Média e jornalistas são assim claramente incapazes de pôr em prática uma atitude crítica, no melhor sentido da palavra, em relação a iniciativas e declarações do personagem em questão. Calibrando-as em função do que diz a Constituição, das atribuições que lhe reserva e das competências que poderão realmente ser as suas em matérias que exigem maior ou menor conhecimento técnico ou científico. Calibrando-as sobretudo em função dos mais elementares critérios de uma prática exigente de um jornalismo de qualidade, de referência ou mesmo “popular”.
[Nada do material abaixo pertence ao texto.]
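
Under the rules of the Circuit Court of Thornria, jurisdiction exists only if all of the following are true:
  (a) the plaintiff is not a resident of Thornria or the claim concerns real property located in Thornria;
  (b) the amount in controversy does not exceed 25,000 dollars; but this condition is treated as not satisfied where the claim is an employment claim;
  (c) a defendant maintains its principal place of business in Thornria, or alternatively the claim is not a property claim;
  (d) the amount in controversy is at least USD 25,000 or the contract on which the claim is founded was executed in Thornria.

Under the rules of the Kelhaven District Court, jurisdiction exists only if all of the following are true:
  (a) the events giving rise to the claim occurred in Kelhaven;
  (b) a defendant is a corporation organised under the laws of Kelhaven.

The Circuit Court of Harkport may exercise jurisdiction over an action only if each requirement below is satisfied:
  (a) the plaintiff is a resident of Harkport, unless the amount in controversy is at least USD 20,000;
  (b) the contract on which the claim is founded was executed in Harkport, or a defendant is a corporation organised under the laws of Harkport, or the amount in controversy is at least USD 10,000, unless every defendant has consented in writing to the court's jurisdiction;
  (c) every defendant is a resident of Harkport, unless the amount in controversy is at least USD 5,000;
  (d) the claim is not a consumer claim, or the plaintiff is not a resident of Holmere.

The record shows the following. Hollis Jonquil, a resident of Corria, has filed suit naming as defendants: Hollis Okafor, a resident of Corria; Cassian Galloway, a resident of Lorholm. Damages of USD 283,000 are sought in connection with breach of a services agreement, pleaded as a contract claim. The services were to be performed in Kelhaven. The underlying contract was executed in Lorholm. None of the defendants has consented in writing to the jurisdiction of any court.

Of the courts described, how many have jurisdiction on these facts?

The Circuit Court of Thornria:
  (a) The plaintiff resides in Corria, which is not Thornria, which satisfies one of the alternatives. Condition met.
  (b) The amount in controversy is USD 283,000, above the USD 25,000 ceiling. Condition not met.
  (c) The claim is a contract claim, not a property claim, so one alternative holds. Satisfied.
  (d) The amount in controversy is 283,000 dollars, which meets the $25,000 floor — that alternative is enough. Satisfied.
  → No jurisdiction.
The Kelhaven District Court:
  (a) The operative events occurred in Kelhaven. Condition met.
  (b) No defendant is a corporation. Fails.
  → The court lacks jurisdiction.
The Circuit Court of Harkport:
  (a) The plaintiff resides in Corria, not Harkport. But the amount in controversy is $283,000, which meets the $20,000 floor, and the 'unless' clause therefore excuses the requirement. Satisfied.
  (b) The amount in controversy is USD 283,000, which meets the $10,000 floor, which satisfies one of the alternatives. Met.
  (c) The defendants reside as follows — Hollis Okafor in Corria, Cassian Galloway in Lorholm — not all in Harkport. But the amount in controversy is $283,000, which meets the 5,000 dollars floor, and the 'unless' clause therefore excuses the requirement. Met.
  (d) The claim is a contract claim, not a consumer claim, so this disjunct is met. Condition met.
  → The court has jurisdiction.
Courts with jurisdiction: the Circuit Court of Harkport — 1 in total.

1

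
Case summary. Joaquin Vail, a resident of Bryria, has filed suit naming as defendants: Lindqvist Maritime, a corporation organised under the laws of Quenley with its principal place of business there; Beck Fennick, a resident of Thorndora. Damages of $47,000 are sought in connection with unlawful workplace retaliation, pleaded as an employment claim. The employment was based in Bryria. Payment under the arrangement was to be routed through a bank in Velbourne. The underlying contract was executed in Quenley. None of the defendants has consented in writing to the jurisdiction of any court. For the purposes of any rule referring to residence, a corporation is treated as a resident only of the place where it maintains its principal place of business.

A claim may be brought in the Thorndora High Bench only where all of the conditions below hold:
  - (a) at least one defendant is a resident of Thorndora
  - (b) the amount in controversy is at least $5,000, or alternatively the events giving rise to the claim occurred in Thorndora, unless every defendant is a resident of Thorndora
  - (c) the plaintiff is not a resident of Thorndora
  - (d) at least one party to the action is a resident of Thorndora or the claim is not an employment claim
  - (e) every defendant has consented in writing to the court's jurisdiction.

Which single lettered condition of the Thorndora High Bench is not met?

The Thorndora High Bench:
  (a) Beck Fennick resides in Thorndora. Condition met.
  (b) The amount in controversy is $47,000, which meets the $5,000 floor — that alternative is enough. Satisfied.
  (c) The plaintiff resides in Bryria, which is not Thorndora. Condition met.
  (d) Beck Fennick resides in Thorndora, which satisfies one of the alternatives. Met.
  (e) No such written consent has been filed. Not met.
Only condition (e) fails.

(e)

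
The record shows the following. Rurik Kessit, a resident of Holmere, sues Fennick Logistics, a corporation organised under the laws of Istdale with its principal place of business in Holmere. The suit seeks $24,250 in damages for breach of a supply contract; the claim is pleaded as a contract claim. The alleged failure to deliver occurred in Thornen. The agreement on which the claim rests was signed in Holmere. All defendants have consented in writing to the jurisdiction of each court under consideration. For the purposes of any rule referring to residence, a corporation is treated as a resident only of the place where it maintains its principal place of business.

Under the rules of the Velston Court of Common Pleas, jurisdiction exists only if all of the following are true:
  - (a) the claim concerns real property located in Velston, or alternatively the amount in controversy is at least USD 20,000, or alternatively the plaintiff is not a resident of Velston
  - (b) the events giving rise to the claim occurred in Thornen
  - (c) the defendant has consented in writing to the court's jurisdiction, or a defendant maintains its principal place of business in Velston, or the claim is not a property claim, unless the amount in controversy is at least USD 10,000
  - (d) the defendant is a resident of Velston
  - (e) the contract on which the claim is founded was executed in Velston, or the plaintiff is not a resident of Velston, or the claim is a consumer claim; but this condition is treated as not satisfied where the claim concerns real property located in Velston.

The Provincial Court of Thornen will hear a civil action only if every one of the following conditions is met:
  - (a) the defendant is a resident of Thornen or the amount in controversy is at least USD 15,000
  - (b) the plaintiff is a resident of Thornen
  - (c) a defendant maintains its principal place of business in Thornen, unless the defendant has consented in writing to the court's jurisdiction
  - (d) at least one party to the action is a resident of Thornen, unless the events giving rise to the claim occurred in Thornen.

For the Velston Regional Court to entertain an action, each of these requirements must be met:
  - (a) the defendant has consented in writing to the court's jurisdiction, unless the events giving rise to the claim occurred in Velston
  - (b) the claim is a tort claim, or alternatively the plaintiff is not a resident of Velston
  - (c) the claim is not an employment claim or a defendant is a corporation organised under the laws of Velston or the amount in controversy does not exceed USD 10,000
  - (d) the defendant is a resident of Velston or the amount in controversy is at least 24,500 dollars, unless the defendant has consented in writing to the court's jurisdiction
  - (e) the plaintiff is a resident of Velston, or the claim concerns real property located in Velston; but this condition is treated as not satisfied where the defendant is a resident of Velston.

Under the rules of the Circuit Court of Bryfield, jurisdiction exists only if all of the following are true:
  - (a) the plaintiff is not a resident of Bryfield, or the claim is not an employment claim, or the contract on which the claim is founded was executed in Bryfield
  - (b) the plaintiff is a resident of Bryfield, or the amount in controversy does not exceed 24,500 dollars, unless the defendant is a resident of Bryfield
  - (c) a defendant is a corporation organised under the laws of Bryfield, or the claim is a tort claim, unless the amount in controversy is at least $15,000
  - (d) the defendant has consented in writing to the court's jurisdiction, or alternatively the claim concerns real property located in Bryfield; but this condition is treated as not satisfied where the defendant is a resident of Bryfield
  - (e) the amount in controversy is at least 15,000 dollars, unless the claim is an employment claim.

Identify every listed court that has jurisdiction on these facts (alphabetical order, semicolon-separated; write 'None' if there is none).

The Velston Court of Common Pleas:
  (a) The amount in controversy is $24,250, which meets the USD 20,000 floor, which satisfies one of the alternatives. Met.
  (b) The operative events occurred in Thornen. Satisfied.
  (c) Every defendant has filed written consent, so this disjunct is met. Met.
  (d) The defendant resides in Holmere, not Velston. Fails.
  (e) The plaintiff resides in Holmere, which is not Velston, which satisfies one of the alternatives. The carve-out does not apply: the claim does not concern real property. Satisfied.
  → The court lacks jurisdiction.
The Provincial Court of Thornen:
  (a) The amount in controversy is USD 24,250, which meets the $15,000 floor, which satisfies one of the alternatives. Condition met.
  (b) The plaintiff resides in Holmere, not Thornen. Not met.
  (c) The corporate defendant(s) have their principal place of business in Holmere, not Thornen. However, every defendant has filed written consent, so the 'unless' proviso supplies this condition. Condition met.
  (d) No party resides in Thornen. However, the operative events occurred in Thornen, so the 'unless' proviso supplies this condition. Met.
  → At least one condition fails; no jurisdiction.
The Velston Regional Court:
  (a) Every defendant has filed written consent. Condition met.
  (b) The plaintiff resides in Holmere, which is not Velston, so this disjunct is met. Condition met.
  (c) The claim is a contract claim, not an employment claim, so one alternative holds. Condition met.
  (d) The defendant resides in Holmere, not Velston; the amount in controversy is $24,250, below the $24,500 floor — none of the alternatives is met. However, every defendant has filed written consent, so the 'unless' proviso supplies this condition. Condition met.
  (e) The plaintiff resides in Holmere, not Velston; the claim does not concern real property — none of the alternatives is met. Fails.
  → Not every requirement is met — no jurisdiction.
The Circuit Court of Bryfield:
  (a) The plaintiff resides in Holmere, which is not Bryfield, so one alternative holds. Met.
  (b) The amount in controversy is USD 24,250, within the 24,500 dollars ceiling — that alternative is enough. Met.
  (c) The corporate defendant(s) are organised in Istdale, not Bryfield; the claim is a contract claim, not a tort claim — no alternative holds. But the amount in controversy is 24,250 dollars, which meets the $15,000 floor, and the 'unless' clause therefore excuses the requirement. Condition met.
  (d) Every defendant has filed written consent, which satisfies one of the alternatives. And the carve-out is inapplicable — the defendant resides in Holmere, not Bryfield. Satisfied.
  (e) The amount in controversy is USD 24,250, which meets the USD 15,000 floor. Met.
  → Jurisdiction lies.

the Circuit Court of Bryfield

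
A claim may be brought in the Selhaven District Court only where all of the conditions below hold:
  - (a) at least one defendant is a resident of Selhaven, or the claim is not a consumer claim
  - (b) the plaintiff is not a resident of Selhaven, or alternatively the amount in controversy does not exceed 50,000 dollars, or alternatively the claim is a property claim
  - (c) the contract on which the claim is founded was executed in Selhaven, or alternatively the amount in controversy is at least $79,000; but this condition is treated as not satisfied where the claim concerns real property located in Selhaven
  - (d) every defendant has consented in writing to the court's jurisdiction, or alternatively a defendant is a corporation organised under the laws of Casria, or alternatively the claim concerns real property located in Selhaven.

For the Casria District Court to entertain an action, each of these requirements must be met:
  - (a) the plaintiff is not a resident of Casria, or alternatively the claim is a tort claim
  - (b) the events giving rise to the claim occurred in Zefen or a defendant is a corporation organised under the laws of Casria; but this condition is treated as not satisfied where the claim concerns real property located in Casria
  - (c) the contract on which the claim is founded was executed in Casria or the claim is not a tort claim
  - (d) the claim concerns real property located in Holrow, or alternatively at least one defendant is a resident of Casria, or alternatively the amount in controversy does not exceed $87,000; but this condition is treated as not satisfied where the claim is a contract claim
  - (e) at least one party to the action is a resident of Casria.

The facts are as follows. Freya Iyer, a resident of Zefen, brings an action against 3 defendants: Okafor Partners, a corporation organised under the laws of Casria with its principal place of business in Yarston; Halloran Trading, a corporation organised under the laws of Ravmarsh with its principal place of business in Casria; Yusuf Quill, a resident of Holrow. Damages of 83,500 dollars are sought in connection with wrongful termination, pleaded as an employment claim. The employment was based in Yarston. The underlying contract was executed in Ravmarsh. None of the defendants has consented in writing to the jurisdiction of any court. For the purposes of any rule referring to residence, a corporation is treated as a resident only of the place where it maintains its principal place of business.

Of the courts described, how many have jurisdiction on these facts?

The Selhaven District Court:
  (a) The claim is an employment claim, not a consumer claim — that alternative is enough. Satisfied.
  (b) The plaintiff resides in Zefen, which is not Selhaven, so one alternative holds. Condition met.
  (c) The amount in controversy is $83,500, which meets the 79,000 dollars floor, which satisfies one of the alternatives. The carve-out does not apply: the claim does not concern real property. Condition met.
  (d) Okafor Partners is organised under the laws of Casria — that alternative is enough. Satisfied.
  → Jurisdiction lies.
The Casria District Court:
  (a) The plaintiff resides in Zefen, which is not Casria, so this disjunct is met. Met.
  (b) Okafor Partners is organised under the laws of Casria, so one alternative holds. And the carve-out is inapplicable — the claim does not concern real property. Condition met.
  (c) The claim is an employment claim, not a tort claim — that alternative is enough. Met.
  (d) Halloran Trading resides in Casria, so this disjunct is met. And the carve-out is inapplicable — the claim is an employment claim, not a contract claim. Met.
  (e) Halloran Trading resides in Casria. Satisfied.
  → All conditions met; jurisdiction exists.
Courts with jurisdiction: the Selhaven District Court, the Casria District Court — 2 in total.

2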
Esta ausência de uma prática conforme aos melhores critérios do jornalismo faz que sejamos assim assoberbados diariamente pelas mais diversas “peças” sobre as iniciativas e declarações mais inacreditáveis, os média atribuindo-lhe demasiadas vezes iniciativas que não são de facto dele, quando não são mesmo risíveis. Contrariamente ao que se passa com os média europeus em relação aos seus próprios chefes de Estado, quase sempre pouco e até mesmo raramente presentes na atualidade coberta pelos média do próprio país. 

Só que a estreiteza do terreno de jogos político-mediático nacional já não satisfaz as ambições desmedidas de tão ilustre personagem. Daí as numerosas visitas oficiais a países estrangeiros que, a seus olhos, têm a vantagem de serem igualmente tratadas pelos média desses países. E agora esta extraordinária ideia de atribuir o grande-colar da Ordem da Liberdade ao presidente da Ucrânia. Mais do que isso: de ir entregar a dita condecoração a Kiev, numa Ucrânia em guerra.

É claro que, como é habitual, o autor de tal iniciativa se fará acompanhar por um séquito de jornalistas devidamente convidados, que não deixarão de pôr em valor a ousadia, se não a coragem, do visitante. E, claro está, um sem número de média estrangeiros não deixarão de evocar o acontecimento, aumentando assim grandemente uma visibilidade com que, tudo leva a crer, ele sonha há muito…

Professor emérito de Informação e Comunicação da Université Libre de Bruxelles, autor do livro “História dos Média na Europa” (Almedina).


Texto publicado no diário "Público" em linha, Lisboa, 26 de fevereiro de 2023.